How did you get where you are?
NME was my first proper job, which I landed by submitting reviews while I was a student living in Bristol. Luckily I didn’t mess up too royally and they eventually let me come into the office. I’d always been interested in the new music scene and was always out at gigs every night, so it wasn’t long before I’d wangled my way into becoming new bands editor. After a year of that, I became features editor and then when the deputy editor role came up at the start of this year, I thought I’d go for it.
What are the main skills you need to be a music writer?

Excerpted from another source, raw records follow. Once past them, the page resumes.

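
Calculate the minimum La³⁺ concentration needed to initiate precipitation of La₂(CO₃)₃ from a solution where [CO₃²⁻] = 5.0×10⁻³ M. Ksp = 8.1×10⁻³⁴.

8.0×10⁻¹⁴ M

Precipitation begins when Q = Ksp.
La₂(CO₃)₃(s) ⇌ 2 La³⁺(aq) + 3 CO₃²⁻(aq)
Ksp = [La³⁺]^2[CO₃²⁻]^3 = [La³⁺]^2(5.0×10⁻³)^3
[La³⁺]^2 = 8.1×10⁻³⁴ / (5.0×10⁻³)^3 = 6.5×10⁻²⁷
[La³⁺] = 8.0×10⁻¹⁴ M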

An interesting way of saying something, an opinion and an insatiable appetite for new music. You don’t necessarily need an encyclopaedic knowledge of rock history, but you do need the enthusiasm and stamina to be able to go out to gigs every night and turn a report around for the following morning.
What’s the biggest mistake that people tend to make when they’re trying to be a music writer?

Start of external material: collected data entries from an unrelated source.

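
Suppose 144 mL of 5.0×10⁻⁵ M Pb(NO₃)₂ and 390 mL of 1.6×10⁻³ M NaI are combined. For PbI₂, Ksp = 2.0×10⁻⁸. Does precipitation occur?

No

Total volume after mixing = 144 + 390 = 534 mL.
[Pb²⁺] = (5.0×10⁻⁵)(144)/534 = 1.3×10⁻⁵ M
[I⁻] = (1.6×10⁻³)(390)/534 = 1.2×10⁻³ M
Q = [Pb²⁺][I⁻]^2 = 1.8×10⁻¹¹
Q = 1.8×10⁻¹¹ < Ksp = 2.0×10⁻⁸, so the solution is unsaturated and no precipitate forms.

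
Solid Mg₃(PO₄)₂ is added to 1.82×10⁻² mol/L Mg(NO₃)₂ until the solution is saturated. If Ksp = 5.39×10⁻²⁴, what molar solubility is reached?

4.73×10⁻¹⁰ M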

You tend to get a lot of reviews sent in that pander to what the person thinks a music review should read like, as opposed to actually having something new and original to say of their own. But the worst offenders are those who appear to have never picked up a copy of the magazine in their life. The kind who submit a 3,000-word essay on Tom Jones’s latest stadium tour and wonder why it never gets published.
What advice would you give to people who want to follow in your footsteps?
Start your own blog or write for as many websites and fanzines that’ll have you.
Become an expert on new music in your region. We’re always on the look-out for people willing to give up their Saturday night to review an unsigned gig in Penge.